L’assistance en matière juridique comprend l’établissement des assemblées générales ordinaires et le dépôt au tribunal de commerce.
Il est enfin ajouté que toute prestation en dehors de la mission comptable fera l’objet d’une lettre de mission ponctuelle et sera facturée séparément.

Le montage que M. [T] reconnaît avoir élaboré à la demande de la SAS Transports [M] comprenant la création de l’EURL Touthan-kamion, la cession des parts de la SAS Transports [M] à cette EURL, le financement du prix de cession par un emprunt ainsi que par un crédit vendeur et enfin une convention de prestations d’assistance technique (management fees) excède largement les prestations comprises dans la lettre de mission ci-dessus qui concerne surtout l’établissement et la présentation des comptes annuels.

Il faut dès lors en déduire qu’elle correspond à une prestation ponctuelle convenue par les parties mais pour laquelle il n’est justifié d’aucune lettre de mission.

En conséquence, il appartient à la cour, au regard des éléments produits aux débats, de déterminer l’étendue de cette mission, les obligations de M. [T] et de rechercher si des manquements ont été commis.

* Sur le défaut de conseil relatif à la mise en place d’une convention d’assistance technique («management fees»)
Comme tout rédacteur d’acte, l’expert-comptable qui rédige un acte de cession est tenu à une obligation de conseil envers toutes les parties et doit s’assurer de la validité et de l’efficacité des actes qu’il confectionne.
Par ailleurs, l’expert-comptable qui accepte dans l’exercice de ses activités juridiques accessoires, d’établir un acte sous seing privé pour le compte d’autrui, est tenu, en sa qualité de rédacteur, d’informer et d’éclairer de manière complète les parties sur les effets et la portée de l’opération projetée, notamment sur ses incidences fiscales.
Il est constant que dans le cadre du projet souhaité par la SAS Transports [M], M. [T] a rédigé plusieurs actes : la création des statuts de l’EURL Touthan-kamion, la convention de cession d’actions des parts détenues par M. [W] [M] dans la SAS Transports [M] à l’EURL Touthan-kamion et enfin la «convention d’assistance commerciale administrative et technique – management fees ».
Cette dernière convention s’inscrit ainsi dans le cadre du projet global de la cession des actions de la SAS Transports [M] à l’EURL Touthan-kamion.
Or, il résulte de l’examen de la convention d’assistance commerciale administrative et technique produite qu’il n’est à aucun moment mentionné les incidences fiscales de cette convention, ni sur la SAS Transports [M], ni sur l’EURL Touthan-kamion.

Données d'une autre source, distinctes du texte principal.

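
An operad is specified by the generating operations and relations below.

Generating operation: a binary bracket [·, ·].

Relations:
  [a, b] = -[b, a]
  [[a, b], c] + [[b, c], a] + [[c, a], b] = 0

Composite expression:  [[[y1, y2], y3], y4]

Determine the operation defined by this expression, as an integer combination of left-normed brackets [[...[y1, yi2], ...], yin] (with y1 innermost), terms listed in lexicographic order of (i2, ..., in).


[[[y1, y2], y3], y4]


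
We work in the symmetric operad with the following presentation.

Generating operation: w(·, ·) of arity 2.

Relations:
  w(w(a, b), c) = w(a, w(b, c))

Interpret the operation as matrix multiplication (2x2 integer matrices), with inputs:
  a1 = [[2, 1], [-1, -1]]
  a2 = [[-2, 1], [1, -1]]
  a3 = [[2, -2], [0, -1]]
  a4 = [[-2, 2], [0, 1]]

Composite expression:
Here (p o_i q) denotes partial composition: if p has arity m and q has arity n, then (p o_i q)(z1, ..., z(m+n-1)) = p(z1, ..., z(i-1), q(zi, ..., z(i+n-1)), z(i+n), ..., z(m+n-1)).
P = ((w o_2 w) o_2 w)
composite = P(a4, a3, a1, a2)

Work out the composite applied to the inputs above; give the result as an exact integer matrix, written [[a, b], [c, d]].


[[14, -4], [-1, 0]]

w(a3, a1) = [[6, 4], [1, 1]]
w(w(a3, a1), a2) = [[-8, 2], [-1, 0]]
w(a4, w(w(a3, a1), a2)) = [[14, -4], [-1, 0]]


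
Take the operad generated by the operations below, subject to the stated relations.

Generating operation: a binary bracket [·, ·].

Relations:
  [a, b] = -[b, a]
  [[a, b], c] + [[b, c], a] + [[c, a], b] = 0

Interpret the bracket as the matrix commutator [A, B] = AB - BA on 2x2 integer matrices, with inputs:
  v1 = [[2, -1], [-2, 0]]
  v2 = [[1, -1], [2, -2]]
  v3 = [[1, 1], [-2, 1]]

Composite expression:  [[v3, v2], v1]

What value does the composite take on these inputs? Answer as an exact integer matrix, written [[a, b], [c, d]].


[[0, 6], [-12, 0]]

[v3, v2] = [[0, -3], [-6, 0]]
[[v3, v2], v1] = [[0, 6], [-12, 0]]


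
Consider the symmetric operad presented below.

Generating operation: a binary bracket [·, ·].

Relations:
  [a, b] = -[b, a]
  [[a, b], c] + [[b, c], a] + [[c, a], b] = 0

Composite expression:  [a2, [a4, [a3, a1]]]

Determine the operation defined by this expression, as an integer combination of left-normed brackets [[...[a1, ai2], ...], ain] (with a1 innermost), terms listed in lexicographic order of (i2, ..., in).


-[[[a1, a3], a4], a2]


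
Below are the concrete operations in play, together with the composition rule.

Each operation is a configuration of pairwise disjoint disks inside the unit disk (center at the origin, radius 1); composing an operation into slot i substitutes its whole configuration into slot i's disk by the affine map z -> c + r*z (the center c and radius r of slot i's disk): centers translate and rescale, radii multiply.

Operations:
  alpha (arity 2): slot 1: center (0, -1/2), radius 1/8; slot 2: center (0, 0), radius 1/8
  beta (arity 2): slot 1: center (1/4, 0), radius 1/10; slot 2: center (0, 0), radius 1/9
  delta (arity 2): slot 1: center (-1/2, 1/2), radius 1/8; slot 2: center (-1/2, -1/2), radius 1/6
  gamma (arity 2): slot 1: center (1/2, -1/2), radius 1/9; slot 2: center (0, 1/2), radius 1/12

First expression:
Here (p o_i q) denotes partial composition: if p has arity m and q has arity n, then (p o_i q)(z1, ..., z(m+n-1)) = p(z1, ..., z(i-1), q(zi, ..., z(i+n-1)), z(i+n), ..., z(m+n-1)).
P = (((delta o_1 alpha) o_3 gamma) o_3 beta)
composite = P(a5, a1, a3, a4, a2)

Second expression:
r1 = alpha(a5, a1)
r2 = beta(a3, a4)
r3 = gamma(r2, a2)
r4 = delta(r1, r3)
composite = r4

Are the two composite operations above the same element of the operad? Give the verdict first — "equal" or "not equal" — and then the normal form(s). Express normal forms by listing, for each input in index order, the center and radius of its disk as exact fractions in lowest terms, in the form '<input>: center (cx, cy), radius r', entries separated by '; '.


equal: each reduces to a1: center (-1/2, 1/2), radius 1/64; a2: center (-1/2, -5/12), radius 1/72; a3: center (-89/216, -7/12), radius 1/540; a4: center (-5/12, -7/12), radius 1/486; a5: center (-1/2, 7/16), radius 1/64


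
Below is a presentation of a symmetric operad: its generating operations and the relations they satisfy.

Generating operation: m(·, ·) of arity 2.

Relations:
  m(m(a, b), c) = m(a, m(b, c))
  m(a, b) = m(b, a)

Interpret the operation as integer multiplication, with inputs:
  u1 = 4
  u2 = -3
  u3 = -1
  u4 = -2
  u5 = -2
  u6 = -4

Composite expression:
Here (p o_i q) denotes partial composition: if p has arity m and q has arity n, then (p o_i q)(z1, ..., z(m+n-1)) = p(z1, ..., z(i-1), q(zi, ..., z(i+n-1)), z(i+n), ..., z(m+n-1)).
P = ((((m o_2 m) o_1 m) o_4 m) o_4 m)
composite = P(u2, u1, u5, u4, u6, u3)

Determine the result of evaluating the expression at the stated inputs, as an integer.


m(u2, u1) = -12
m(u4, u6) = 8
m(m(u4, u6), u3) = -8
m(u5, m(m(u4, u6), u3)) = 16
m(m(u2, u1), m(u5, m(m(u4, u6), u3))) = -192

-192


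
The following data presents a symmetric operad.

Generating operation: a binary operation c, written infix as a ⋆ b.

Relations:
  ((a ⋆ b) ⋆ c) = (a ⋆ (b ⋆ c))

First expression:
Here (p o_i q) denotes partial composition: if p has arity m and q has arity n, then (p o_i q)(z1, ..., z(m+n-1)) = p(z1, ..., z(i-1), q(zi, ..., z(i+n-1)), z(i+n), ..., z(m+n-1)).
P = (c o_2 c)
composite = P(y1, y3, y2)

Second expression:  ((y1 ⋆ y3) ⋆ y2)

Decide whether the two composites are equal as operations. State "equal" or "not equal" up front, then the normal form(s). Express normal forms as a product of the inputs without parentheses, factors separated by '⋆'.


equal; both compose to y1 ⋆ y3 ⋆ y2

Normal form of the first expression: y1 ⋆ y3 ⋆ y2
Normal form of the second expression: y1 ⋆ y3 ⋆ y2
The normal forms match — equal.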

Il en est de même dans le document intitulé «synthèse du montage juridique [M]» établi par M. [T] et produit par la SAS Transports [M].

M. [T] ne produit par ailleurs aucune pièce permettant d’établir qu’il avait informé la SAS Transports [M] des incidences fiscales de cette convention et des risques de redressement fiscal qui en découlait, notamment quant à la nécessité de pouvoir justifier auprès de l’administration fiscale de la réalité des prestations refacturées par la SAS Transports [M] prévues dans la convention (ce qui supposait de bien distinguer les prestations accomplies par chaque société) et sur le fait que le prix facturé ainsi que la rémunération forfaitaire allouée à l’EURL Touthan-kamion ne devaient pas être excessifs par rapport aux services rendus, la SAS Transports [M] devant pouvoir justifier du principe et du montant des charges qu’elle entendait ensuite déduire de son bénéfice.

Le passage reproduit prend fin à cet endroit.